Saturday, May 11, 2013

Familiar by J. Robert Lennon


 


A woman starts living a new life, familiar but not quite

Elisa/Lisa is driving home from a visit to her son’s grave when suddenly her car is a different model, she’s gained weight, and there's gum in her mouth when there wasn't before. What just happened? She takes the transformation in stride (pretty much), rummaging through her familiar purse for clues to her new unfamiliar life. She becomes a detective at that point and much of the story momentum comes her figuring out her new job, her new/old husband who seems to be much more sexually in love with her, and the new marital therapist fond of culty aphorisms. Most importantly, Elisa must come to terms with the fact that, in this universe, her dead son is alive, but estranged from her. Her mildly unhappy life has been traded for another mildly unhappy life – same Elisa, same town, same family, but the configuration of elements is different. Secretly she begins investigating what might have happened – a wormhole to a parallel universe perhaps. Meanwhile, her therapist reveals that the Elisa in the parallel universe is also an Elisa prone to psychotic breaks. (Is that what happened then?) Her search brings her into the company of unconventional conspiracy sci-fi types, oddballs. After a while, she realizes she may not want to go back.
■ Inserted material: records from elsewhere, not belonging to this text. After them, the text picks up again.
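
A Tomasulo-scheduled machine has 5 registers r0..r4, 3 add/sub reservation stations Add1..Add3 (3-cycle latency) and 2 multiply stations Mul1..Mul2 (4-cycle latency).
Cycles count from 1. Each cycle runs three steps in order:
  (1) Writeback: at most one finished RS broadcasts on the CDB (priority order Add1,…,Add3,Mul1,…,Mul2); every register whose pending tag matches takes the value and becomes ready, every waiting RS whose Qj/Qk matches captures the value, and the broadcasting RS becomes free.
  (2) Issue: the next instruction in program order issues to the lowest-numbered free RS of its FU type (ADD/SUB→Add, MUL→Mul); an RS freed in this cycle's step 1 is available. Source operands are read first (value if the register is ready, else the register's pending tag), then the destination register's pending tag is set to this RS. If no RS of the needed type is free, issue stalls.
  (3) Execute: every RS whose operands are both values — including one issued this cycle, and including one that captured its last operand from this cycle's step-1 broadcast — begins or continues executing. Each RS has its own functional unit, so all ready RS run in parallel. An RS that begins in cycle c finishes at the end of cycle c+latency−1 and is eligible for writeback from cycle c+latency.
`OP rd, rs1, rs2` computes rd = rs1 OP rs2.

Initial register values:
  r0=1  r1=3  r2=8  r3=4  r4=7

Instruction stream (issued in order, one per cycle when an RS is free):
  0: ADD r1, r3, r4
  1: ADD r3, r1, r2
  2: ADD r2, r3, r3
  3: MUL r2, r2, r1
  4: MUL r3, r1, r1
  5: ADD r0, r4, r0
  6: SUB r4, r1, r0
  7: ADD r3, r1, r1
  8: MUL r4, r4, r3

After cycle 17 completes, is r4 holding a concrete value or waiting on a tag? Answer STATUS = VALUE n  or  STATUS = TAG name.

STATUS = VALUE 66

  c1: issue ADD r1<-Add1  regs: r0:1,r1:Add1,r2:8,r3:4,r4:7
  c2: issue ADD r3<-Add2  regs: r0:1,r1:Add1,r2:8,r3:Add2,r4:7
  c3: issue ADD r2<-Add3  regs: r0:1,r1:Add1,r2:Add3,r3:Add2,r4:7
  c4: CDB Add1=11; issue MUL r2<-Mul1  regs: r0:1,r1:11,r2:Mul1,r3:Add2,r4:7
  c5: issue MUL r3<-Mul2  regs: r0:1,r1:11,r2:Mul1,r3:Mul2,r4:7
  c6: issue ADD r0<-Add1  regs: r0:Add1,r1:11,r2:Mul1,r3:Mul2,r4:7
  c7: CDB Add2=19; issue SUB r4<-Add2  regs: r0:Add1,r1:11,r2:Mul1,r3:Mul2,r4:Add2
  c8: stall  regs: r0:Add1,r1:11,r2:Mul1,r3:Mul2,r4:Add2
  c9: CDB Add1=8; issue ADD r3<-Add1  regs: r0:8,r1:11,r2:Mul1,r3:Add1,r4:Add2
  c10: CDB Add3=38; stall  regs: r0:8,r1:11,r2:Mul1,r3:Add1,r4:Add2
  c11: CDB Mul2=121; issue MUL r4<-Mul2  regs: r0:8,r1:11,r2:Mul1,r3:Add1,r4:Mul2
  c12: CDB Add1=22  regs: r0:8,r1:11,r2:Mul1,r3:22,r4:Mul2
  c13: CDB Add2=3  regs: r0:8,r1:11,r2:Mul1,r3:22,r4:Mul2
  c14: CDB Mul1=418  regs: r0:8,r1:11,r2:418,r3:22,r4:Mul2
  c15: -  regs: r0:8,r1:11,r2:418,r3:22,r4:Mul2
  c16: -  regs: r0:8,r1:11,r2:418,r3:22,r4:Mul2
  c17: CDB Mul2=66  regs: r0:8,r1:11,r2:418,r3:22,r4:66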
The novel was very gripping for the first three fourths or so, hard to put down. The prose style was plain, but evocative and powerful. No literary metaphors, no imagery. But the for the most part realistic story raised a number of important questions, about identity, about marriage, about family. About reality.  The tension in the plot reminded me of Ben Marcus, although there is a smidgen more humor here, especially in the descriptions of the nerds and geeks. A video game plays a prominent role in the novel, and many times, the novel feels like a video game. Things can be rebooted. Who are you? It makes you think – that could be me.

The story is unsettling here, perhaps too unsettling. Only near the end did I start to feel a hint of pretentiousness – when it felt that an entertaining Twilight Zone episode was being forcibly bent to have a much deeper sociological meaning.